Raft is a consensus algorithm designed as an alternative to the Paxos family of algorithms. It was meant to be more understandable than Paxos by means of separation of logic, but it is also formally proven safe and offers some additional features.[1] Raft offers a generic way to distribute a state machine across a cluster of computing systems, ensuring that each node in the cluster agrees upon the same series of state transitions.
The life cycle of the system is divided into terms. Each term starts with the election. Term number is starting at 0 and increases by 1 each term (in election round).
Contains information about the system in the format: id address port. The number of lines means the number of servers (nodes) in the system. Has the name config.conf.
config.conf file with five nodes:
0 127.0.0.1 5000
1 127.0.0.1 5001
2 127.0.0.1 5002
3 127.0.0.1 5003
4 127.0.0.1 5004
Log is a list of entries. Each entry consist of:
- index
- term number
- command
commitIndex - index of the last log entry on the server. 0 at the start. lastApplied - index of the last applied log entry. 0 at the start.
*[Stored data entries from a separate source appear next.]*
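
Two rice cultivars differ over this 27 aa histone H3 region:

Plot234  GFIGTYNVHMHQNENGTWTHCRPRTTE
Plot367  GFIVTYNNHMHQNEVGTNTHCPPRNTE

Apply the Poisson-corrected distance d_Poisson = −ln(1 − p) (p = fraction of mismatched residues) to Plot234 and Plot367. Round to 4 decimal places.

Mismatches occur at site 4 (G/V), site 8 (V/N), site 15 (N/V), site 18 (W/N), site 22 (R/P), site 25 (T/N).
p = 6/27 = 0.222222.
d = −ln(1 − 0.222222) = −ln(0.777778) = 0.2513.

0.2513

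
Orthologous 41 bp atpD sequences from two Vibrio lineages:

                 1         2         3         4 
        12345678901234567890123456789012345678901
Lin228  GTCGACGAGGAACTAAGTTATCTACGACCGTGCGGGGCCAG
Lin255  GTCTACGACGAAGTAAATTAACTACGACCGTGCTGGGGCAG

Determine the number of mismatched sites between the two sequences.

7

The sequences differ at positions 4 (G/T), 9 (G/C), 13 (C/G), 17 (G/A), 21 (T/A), 34 (G/T), 38 (C/G).
That gives 7 mismatches out of 41 aligned sites, so the Hamming distance is 7.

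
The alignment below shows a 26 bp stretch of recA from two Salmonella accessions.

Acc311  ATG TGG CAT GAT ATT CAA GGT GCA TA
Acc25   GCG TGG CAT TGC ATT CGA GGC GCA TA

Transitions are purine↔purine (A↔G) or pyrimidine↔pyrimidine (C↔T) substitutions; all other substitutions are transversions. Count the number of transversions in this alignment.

1

Differing sites — 1:A/G (Ti); 2:T/C (Ti); 10:G/T (Tv); 11:A/G (Ti); 12:T/C (Ti); 17:A/G (Ti); 21:T/C (Ti).
Of the 7 differences, 6 transitions and 1 transversion, so the answer is 1.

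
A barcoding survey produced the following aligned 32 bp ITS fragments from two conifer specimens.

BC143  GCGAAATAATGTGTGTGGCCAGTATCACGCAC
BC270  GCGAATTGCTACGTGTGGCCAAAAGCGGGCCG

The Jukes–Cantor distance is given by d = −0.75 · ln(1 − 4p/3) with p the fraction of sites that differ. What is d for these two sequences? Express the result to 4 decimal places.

The sequences differ at positions 6 (A/T), 8 (A/G), 9 (A/C), 11 (G/A), 12 (T/C), 22 (G/A), 23 (T/A), 25 (T/G), 27 (A/G), 28 (C/G), 31 (A/C), 32 (C/G).
p = 12/32 = 0.375000.
d = −0.75 · ln(1 − (4/3)·0.375000) = −0.75 · ln(0.500000) = −0.75 · (-0.693147) = 0.5199.

0.5199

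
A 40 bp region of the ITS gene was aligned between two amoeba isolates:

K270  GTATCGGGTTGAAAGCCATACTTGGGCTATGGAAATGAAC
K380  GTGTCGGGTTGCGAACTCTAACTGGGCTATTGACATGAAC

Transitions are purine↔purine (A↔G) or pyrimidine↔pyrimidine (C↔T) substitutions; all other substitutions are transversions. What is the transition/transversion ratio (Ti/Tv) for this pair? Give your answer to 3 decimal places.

1.000

The sequences differ at positions 3 (A/G, transition), 12 (A/C, transversion), 13 (A/G, transition), 15 (G/A, transition), 17 (C/T, transition), 18 (A/C, transversion), 21 (C/A, transversion), 22 (T/C, transition), 31 (G/T, transversion), 34 (A/C, transversion).
Of the 10 differences, 5 transitions and 5 transversions, so Ti/Tv = 5/5 = 1.000.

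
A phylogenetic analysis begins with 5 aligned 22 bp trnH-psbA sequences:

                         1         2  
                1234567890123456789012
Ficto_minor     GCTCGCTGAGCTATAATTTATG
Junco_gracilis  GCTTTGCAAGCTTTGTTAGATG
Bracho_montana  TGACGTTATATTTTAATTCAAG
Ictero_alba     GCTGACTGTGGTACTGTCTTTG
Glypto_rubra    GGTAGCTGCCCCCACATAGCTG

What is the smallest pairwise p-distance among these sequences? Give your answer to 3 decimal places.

Pairwise Hamming distances:
  Ficto_minor vs Junco_gracilis: 10
  Ficto_minor vs Bracho_montana: 11
  Ficto_minor vs Ictero_alba: 9
  Ficto_minor vs Glypto_rubra: 11
  Junco_gracilis vs Bracho_montana: 15
  Junco_gracilis vs Ictero_alba: 14
  Junco_gracilis vs Glypto_rubra: 14
  Bracho_montana vs Ictero_alba: 17
  Bracho_montana vs Glypto_rubra: 16
  Ictero_alba vs Glypto_rubra: 14
The smallest is 9 mismatches, between Ficto_minor and Ictero_alba; p = 9/22 = 0.409.

0.409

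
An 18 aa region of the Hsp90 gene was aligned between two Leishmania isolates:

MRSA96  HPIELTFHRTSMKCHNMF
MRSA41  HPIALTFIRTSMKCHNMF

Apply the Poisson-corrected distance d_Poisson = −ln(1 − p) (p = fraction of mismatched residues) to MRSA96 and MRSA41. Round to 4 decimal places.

Mismatches occur at site 4 (E→A), site 8 (H→I).
p = 2/18 = 0.111111.
d = −ln(1 − 0.111111) = −ln(0.888889) = 0.1178.

0.1178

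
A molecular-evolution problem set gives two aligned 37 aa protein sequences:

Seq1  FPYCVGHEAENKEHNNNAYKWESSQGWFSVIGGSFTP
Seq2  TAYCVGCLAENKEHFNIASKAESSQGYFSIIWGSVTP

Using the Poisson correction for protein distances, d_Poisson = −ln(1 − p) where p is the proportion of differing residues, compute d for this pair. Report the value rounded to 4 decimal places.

0.3920

The sequences differ at positions 1 (F/T), 2 (P/A), 7 (H/C), 8 (E/L), 15 (N/F), 17 (N/I), 19 (Y/S), 21 (W/A), 27 (W/Y), 30 (V/I), 32 (G/W), 35 (F/V).
p = 12/37 = 0.324324.
d = −ln(1 − 0.324324) = −ln(0.675676) = 0.3920.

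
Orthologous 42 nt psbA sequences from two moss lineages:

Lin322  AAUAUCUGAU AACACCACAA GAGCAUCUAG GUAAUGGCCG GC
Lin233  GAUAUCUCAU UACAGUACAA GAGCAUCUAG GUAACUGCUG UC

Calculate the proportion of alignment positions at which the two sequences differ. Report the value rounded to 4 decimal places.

Differing sites — 1:A/G; 8:G/C; 11:A/U; 15:C/G; 16:C/U; 35:U/C; 36:G/U; 39:C/U; 41:G/U.
There are 9 differences over 42 sites, so p = 9/42 = 0.2143.

0.2143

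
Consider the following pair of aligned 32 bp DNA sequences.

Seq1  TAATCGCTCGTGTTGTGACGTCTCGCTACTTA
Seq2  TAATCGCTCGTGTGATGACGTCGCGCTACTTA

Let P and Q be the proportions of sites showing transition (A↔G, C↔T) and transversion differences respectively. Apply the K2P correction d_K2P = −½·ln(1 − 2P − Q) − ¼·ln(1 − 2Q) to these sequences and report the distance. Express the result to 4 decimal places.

Differing sites — 14:T/G (Tv); 15:G/A (Ti); 23:T/G (Tv).
Of the 3 differences, 1 transition and 2 transversions over 32 sites: P = 1/32 = 0.031250, Q = 2/32 = 0.062500.
d = −0.5·ln(0.875000) − 0.25·ln(0.875000) = −0.5·(-0.133531) − 0.25·(-0.133531) = 0.1001.

0.1001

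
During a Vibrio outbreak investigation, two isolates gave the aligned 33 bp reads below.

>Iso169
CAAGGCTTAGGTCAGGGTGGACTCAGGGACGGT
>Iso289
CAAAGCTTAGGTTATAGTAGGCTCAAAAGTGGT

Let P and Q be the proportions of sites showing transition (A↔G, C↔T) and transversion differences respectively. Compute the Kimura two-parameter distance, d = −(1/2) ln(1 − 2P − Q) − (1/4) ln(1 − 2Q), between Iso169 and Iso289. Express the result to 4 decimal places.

0.5214

Differing sites — 4:G/A (Ti); 13:C/T (Ti); 15:G/T (Tv); 16:G/A (Ti); 19:G/A (Ti); 21:A/G (Ti); 26:G/A (Ti); 27:G/A (Ti); 28:G/A (Ti); 29:A/G (Ti); 30:C/T (Ti).
Of the 11 differences, 10 transitions and 1 transversion over 33 sites: P = 10/33 = 0.303030, Q = 1/33 = 0.030303.
d = −0.5·ln(0.363637) − 0.25·ln(0.939394) = −0.5·(-1.011599) − 0.25·(-0.062520) = 0.5214.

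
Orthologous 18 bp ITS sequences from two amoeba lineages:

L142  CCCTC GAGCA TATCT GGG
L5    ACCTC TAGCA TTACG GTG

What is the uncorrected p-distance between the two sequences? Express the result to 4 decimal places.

0.3333

Mismatches occur at site 1 (C→A), site 6 (G→T), site 12 (A→T), site 13 (T→A), site 15 (T→G), site 17 (G→T).
There are 6 differences over 18 sites, so p = 6/18 = 0.3333.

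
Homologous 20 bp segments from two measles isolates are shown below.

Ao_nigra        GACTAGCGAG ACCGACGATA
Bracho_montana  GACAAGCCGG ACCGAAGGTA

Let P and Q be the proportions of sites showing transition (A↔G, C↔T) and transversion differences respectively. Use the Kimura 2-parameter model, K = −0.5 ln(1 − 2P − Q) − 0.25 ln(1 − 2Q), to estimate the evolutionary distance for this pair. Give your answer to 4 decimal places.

Mismatches occur at site 4 (T↔A, transversion), site 8 (G↔C, transversion), site 9 (A↔G, transition), site 16 (C↔A, transversion), site 18 (A↔G, transition).
Of the 5 differences, 2 transitions and 3 transversions over 20 sites: P = 2/20 = 0.100000, Q = 3/20 = 0.150000.
d = −0.5·ln(0.650000) − 0.25·ln(0.700000) = −0.5·(-0.430783) − 0.25·(-0.356675) = 0.3046.

0.3046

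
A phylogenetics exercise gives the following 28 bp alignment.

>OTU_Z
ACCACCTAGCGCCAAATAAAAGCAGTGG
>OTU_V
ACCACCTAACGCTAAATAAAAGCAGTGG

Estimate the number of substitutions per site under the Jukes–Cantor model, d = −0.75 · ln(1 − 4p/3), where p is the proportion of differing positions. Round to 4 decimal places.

0.0751

Differing sites — 9:G/A; 13:C/T.
p = 2/28 = 0.071429.
d = −0.75 · ln(1 − (4/3)·0.071429) = −0.75 · ln(0.904761) = −0.75 · (-0.100084) = 0.0751.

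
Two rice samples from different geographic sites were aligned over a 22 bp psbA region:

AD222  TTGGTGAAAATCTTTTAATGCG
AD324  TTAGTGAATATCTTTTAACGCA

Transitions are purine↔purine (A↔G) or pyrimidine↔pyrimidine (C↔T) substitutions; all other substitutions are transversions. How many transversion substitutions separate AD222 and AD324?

1

The sequences differ at positions 3 (G/A, transition), 9 (A/T, transversion), 19 (T/C, transition), 22 (G/A, transition).
Of the 4 differences, 3 transitions and 1 transversion, so the answer is 1.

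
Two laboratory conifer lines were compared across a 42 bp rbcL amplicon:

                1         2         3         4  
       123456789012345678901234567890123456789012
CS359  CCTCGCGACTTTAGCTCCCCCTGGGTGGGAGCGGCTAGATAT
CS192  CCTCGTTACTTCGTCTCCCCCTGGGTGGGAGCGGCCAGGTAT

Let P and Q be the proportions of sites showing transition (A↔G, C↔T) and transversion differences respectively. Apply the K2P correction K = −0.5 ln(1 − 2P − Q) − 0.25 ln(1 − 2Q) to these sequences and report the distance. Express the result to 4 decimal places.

0.1933

Differing sites — 6:C/T (Ti); 7:G/T (Tv); 12:T/C (Ti); 13:A/G (Ti); 14:G/T (Tv); 36:T/C (Ti); 39:A/G (Ti).
Of the 7 differences, 5 transitions and 2 transversions over 42 sites: P = 5/42 = 0.119048, Q = 2/42 = 0.047619.
d = −0.5·ln(0.714285) − 0.25·ln(0.904762) = −0.5·(-0.336473) − 0.25·(-0.100083) = 0.1933.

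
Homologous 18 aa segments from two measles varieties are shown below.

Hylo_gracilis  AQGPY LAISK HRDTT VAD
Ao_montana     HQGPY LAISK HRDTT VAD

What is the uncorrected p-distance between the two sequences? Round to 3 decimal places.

A single mismatch occurs at site 1 (A/H).
There are 1 differences over 18 sites, so p = 1/18 = 0.056.

0.056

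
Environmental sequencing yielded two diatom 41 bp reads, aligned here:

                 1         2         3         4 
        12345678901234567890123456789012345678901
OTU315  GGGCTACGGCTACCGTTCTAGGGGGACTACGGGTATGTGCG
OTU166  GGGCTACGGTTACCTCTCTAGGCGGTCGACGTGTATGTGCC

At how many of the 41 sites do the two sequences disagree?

8

Differing sites — 10:C/T; 15:G/T; 16:T/C; 23:G/C; 26:A/T; 28:T/G; 32:G/T; 41:G/C.
That gives 8 mismatches out of 41 aligned sites, so the Hamming distance is 8.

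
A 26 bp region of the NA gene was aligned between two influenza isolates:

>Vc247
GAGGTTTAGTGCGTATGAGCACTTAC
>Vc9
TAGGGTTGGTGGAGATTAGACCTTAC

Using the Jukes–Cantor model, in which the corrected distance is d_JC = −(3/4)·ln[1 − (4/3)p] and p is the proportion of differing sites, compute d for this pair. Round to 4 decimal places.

0.4643

The sequences differ at positions 1 (G/T), 5 (T/G), 8 (A/G), 12 (C/G), 13 (G/A), 14 (T/G), 17 (G/T), 20 (C/A), 21 (A/C).
p = 9/26 = 0.346154.
d = −0.75 · ln(1 − (4/3)·0.346154) = −0.75 · ln(0.538461) = −0.75 · (-0.619040) = 0.4643.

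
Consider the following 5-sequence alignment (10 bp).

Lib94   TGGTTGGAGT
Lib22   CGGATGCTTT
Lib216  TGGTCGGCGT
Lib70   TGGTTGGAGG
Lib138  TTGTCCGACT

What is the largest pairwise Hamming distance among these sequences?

Pairwise Hamming distances:
  Lib94 vs Lib22: 5
  Lib94 vs Lib216: 2
  Lib94 vs Lib70: 1
  Lib94 vs Lib138: 4
  Lib22 vs Lib216: 6
  Lib22 vs Lib70: 6
  Lib22 vs Lib138: 8
  Lib216 vs Lib70: 3
  Lib216 vs Lib138: 4
  Lib70 vs Lib138: 5
The largest is 8, between Lib22 and Lib138.

8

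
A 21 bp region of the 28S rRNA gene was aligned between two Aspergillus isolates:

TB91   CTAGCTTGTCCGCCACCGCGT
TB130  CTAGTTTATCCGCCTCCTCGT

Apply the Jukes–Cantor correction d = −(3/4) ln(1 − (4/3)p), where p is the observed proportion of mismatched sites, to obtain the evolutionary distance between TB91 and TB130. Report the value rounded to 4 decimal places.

0.2197

The sequences differ at positions 5 (C/T), 8 (G/A), 15 (A/T), 18 (G/T).
p = 4/21 = 0.190476.
d = −0.75 · ln(1 − (4/3)·0.190476) = −0.75 · ln(0.746032) = −0.75 · (-0.292987) = 0.2197.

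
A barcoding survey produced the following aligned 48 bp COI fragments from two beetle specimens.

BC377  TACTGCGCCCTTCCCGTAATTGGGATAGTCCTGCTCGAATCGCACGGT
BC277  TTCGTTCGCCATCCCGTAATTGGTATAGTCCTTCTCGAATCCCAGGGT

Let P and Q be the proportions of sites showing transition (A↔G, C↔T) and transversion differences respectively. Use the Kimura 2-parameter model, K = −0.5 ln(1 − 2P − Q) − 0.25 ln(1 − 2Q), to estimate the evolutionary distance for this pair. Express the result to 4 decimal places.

Differing sites — 2:A/T (Tv); 4:T/G (Tv); 5:G/T (Tv); 6:C/T (Ti); 7:G/C (Tv); 8:C/G (Tv); 11:T/A (Tv); 24:G/T (Tv); 33:G/T (Tv); 42:G/C (Tv); 45:C/G (Tv).
Of the 11 differences, 1 transition and 10 transversions over 48 sites: P = 1/48 = 0.020833, Q = 10/48 = 0.208333.
d = −0.5·ln(0.750001) − 0.25·ln(0.583334) = −0.5·(-0.287681) − 0.25·(-0.538995) = 0.2786.

0.2786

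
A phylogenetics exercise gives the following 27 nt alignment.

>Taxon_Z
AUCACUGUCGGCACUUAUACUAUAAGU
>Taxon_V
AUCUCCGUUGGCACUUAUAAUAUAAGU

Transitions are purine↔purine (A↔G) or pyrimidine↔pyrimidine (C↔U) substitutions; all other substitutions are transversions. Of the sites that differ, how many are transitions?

The sequences differ at positions 4 (A/U, transversion), 6 (U/C, transition), 9 (C/U, transition), 20 (C/A, transversion).
Of the 4 differences, 2 transitions and 2 transversions, so the answer is 2.

2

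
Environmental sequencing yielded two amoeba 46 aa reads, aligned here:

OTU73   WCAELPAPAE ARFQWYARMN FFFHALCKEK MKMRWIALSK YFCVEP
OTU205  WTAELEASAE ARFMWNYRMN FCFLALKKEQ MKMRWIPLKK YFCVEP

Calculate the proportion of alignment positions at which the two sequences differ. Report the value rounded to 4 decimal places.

Differing sites — 2:C/T; 6:P/E; 8:P/S; 14:Q/M; 16:Y/N; 17:A/Y; 22:F/C; 24:H/L; 27:C/K; 30:K/Q; 37:A/P; 39:S/K.
There are 12 differences over 46 sites, so p = 12/46 = 0.2609.

0.2609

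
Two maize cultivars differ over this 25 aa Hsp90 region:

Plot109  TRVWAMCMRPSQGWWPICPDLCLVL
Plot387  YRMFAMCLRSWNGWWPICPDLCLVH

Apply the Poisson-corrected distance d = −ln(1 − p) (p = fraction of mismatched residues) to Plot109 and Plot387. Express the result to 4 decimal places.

0.3857

Differing sites — 1:T/Y; 3:V/M; 4:W/F; 8:M/L; 10:P/S; 11:S/W; 12:Q/N; 25:L/H.
p = 8/25 = 0.320000.
d = −ln(1 − 0.320000) = −ln(0.680000) = 0.3857.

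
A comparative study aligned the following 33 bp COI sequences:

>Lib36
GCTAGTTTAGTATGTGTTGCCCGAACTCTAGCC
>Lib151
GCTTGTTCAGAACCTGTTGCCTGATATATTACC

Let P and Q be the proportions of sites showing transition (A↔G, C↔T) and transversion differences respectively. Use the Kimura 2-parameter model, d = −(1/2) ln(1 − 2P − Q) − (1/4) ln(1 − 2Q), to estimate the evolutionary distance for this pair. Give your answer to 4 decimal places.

The sequences differ at positions 4 (A/T, transversion), 8 (T/C, transition), 11 (T/A, transversion), 13 (T/C, transition), 14 (G/C, transversion), 22 (C/T, transition), 25 (A/T, transversion), 26 (C/A, transversion), 28 (C/A, transversion), 30 (A/T, transversion), 31 (G/A, transition).
Of the 11 differences, 4 transitions and 7 transversions over 33 sites: P = 4/33 = 0.121212, Q = 7/33 = 0.212121.
d = −0.5·ln(0.545455) − 0.25·ln(0.575758) = −0.5·(-0.606135) − 0.25·(-0.552068) = 0.4411.

0.4411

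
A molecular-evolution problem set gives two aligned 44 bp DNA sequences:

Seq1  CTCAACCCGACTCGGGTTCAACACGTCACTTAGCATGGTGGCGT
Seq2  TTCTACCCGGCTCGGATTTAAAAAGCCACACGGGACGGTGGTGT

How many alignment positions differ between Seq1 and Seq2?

14

Differing sites — 1:C/T; 4:A/T; 10:A/G; 16:G/A; 19:C/T; 22:C/A; 24:C/A; 26:T/C; 30:T/A; 31:T/C; 32:A/G; 34:C/G; 36:T/C; 42:C/T.
That gives 14 mismatches out of 44 aligned sites, so the Hamming distance is 14.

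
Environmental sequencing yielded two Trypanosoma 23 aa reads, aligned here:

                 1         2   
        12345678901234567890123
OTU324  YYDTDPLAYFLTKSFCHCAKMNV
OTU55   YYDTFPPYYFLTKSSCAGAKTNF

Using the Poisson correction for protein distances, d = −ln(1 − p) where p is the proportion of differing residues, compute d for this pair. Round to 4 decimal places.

Differing sites — 5:D/F; 7:L/P; 8:A/Y; 15:F/S; 17:H/A; 18:C/G; 21:M/T; 23:V/F.
p = 8/23 = 0.347826.
d = −ln(1 − 0.347826) = −ln(0.652174) = 0.4274.

0.4274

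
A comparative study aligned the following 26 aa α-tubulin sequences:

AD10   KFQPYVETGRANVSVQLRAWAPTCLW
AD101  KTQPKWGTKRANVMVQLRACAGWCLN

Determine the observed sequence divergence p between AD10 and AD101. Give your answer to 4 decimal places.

Mismatches occur at site 2 (F↔T), site 5 (Y↔K), site 6 (V↔W), site 7 (E↔G), site 9 (G↔K), site 14 (S↔M), site 20 (W↔C), site 22 (P↔G), site 23 (T↔W), site 26 (W↔N).
There are 10 differences over 26 sites, so p = 10/26 = 0.3846.

0.3846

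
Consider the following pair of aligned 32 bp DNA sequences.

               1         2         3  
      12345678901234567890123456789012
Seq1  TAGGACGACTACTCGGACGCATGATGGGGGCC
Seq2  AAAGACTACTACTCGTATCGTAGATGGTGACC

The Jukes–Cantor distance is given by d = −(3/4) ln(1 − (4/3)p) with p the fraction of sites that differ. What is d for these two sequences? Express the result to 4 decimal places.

The sequences differ at positions 1 (T/A), 3 (G/A), 7 (G/T), 16 (G/T), 18 (C/T), 19 (G/C), 20 (C/G), 21 (A/T), 22 (T/A), 28 (G/T), 30 (G/A).
p = 11/32 = 0.343750.
d = −0.75 · ln(1 − (4/3)·0.343750) = −0.75 · ln(0.541667) = −0.75 · (-0.613104) = 0.4598.

0.4598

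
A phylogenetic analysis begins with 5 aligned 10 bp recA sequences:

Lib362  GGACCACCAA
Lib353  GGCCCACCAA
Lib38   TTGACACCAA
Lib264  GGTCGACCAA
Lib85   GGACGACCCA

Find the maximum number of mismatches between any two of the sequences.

6

Pairwise Hamming distances:
  Lib362 vs Lib353: 1
  Lib362 vs Lib38: 4
  Lib362 vs Lib264: 2
  Lib362 vs Lib85: 2
  Lib353 vs Lib38: 4
  Lib353 vs Lib264: 2
  Lib353 vs Lib85: 3
  Lib38 vs Lib264: 5
  Lib38 vs Lib85: 6
  Lib264 vs Lib85: 2
The largest is 6, between Lib38 and Lib85.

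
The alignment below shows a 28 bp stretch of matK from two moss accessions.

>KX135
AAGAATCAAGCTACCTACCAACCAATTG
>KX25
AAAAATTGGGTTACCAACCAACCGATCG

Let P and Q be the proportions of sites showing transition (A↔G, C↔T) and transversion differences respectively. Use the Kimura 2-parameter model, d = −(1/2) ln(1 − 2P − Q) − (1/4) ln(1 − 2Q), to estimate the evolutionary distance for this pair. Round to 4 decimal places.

Mismatches occur at site 3 (G/A, transition), site 7 (C/T, transition), site 8 (A/G, transition), site 9 (A/G, transition), site 11 (C/T, transition), site 16 (T/A, transversion), site 24 (A/G, transition), site 27 (T/C, transition).
Of the 8 differences, 7 transitions and 1 transversion over 28 sites: P = 7/28 = 0.250000, Q = 1/28 = 0.035714.
d = −0.5·ln(0.464286) − 0.25·ln(0.928572) = −0.5·(-0.767255) − 0.25·(-0.074107) = 0.4022.

0.4022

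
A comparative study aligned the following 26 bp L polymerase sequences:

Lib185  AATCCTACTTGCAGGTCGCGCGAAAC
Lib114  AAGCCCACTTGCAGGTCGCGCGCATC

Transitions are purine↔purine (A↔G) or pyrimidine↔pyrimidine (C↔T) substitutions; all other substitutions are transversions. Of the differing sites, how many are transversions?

3

Differing sites — 3:T/G (Tv); 6:T/C (Ti); 23:A/C (Tv); 25:A/T (Tv).
Of the 4 differences, 1 transition and 3 transversions, so the answer is 3.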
If commitIndex > lastApplied: increment lastApplied and apply log[lastApplied] to state machine.
Reinitialized after election For every node address leader has two fields: nextIndex - list of indexes of the next log entry to send to each server. Initialized to leader last log index
matchIndex - list of indexes of highest log entry known to be replicated on each server. Initilized to 0.
Now this function checks that only the node with the most complete logs can become the leader. RequestVote(term, candidateId, lastLogIndex, lastLogTerm) term - candidate's term. candidateId - id of a candidate. lastLogIndex - index of candidate's last log entry. lastLogTerm - term of candidate's last log entry. This function should return two values:
- term number of the server
- result of voting (True/False) The result:
- If term < term number on this server, then reply False.
- If this server already voted on this term, then reply False.
- If lastLogIndex < last log index of the server, then reply False.
- If there is lastLogIndex entry on this server, and its term is not equal to lastLogTerm, then reply False.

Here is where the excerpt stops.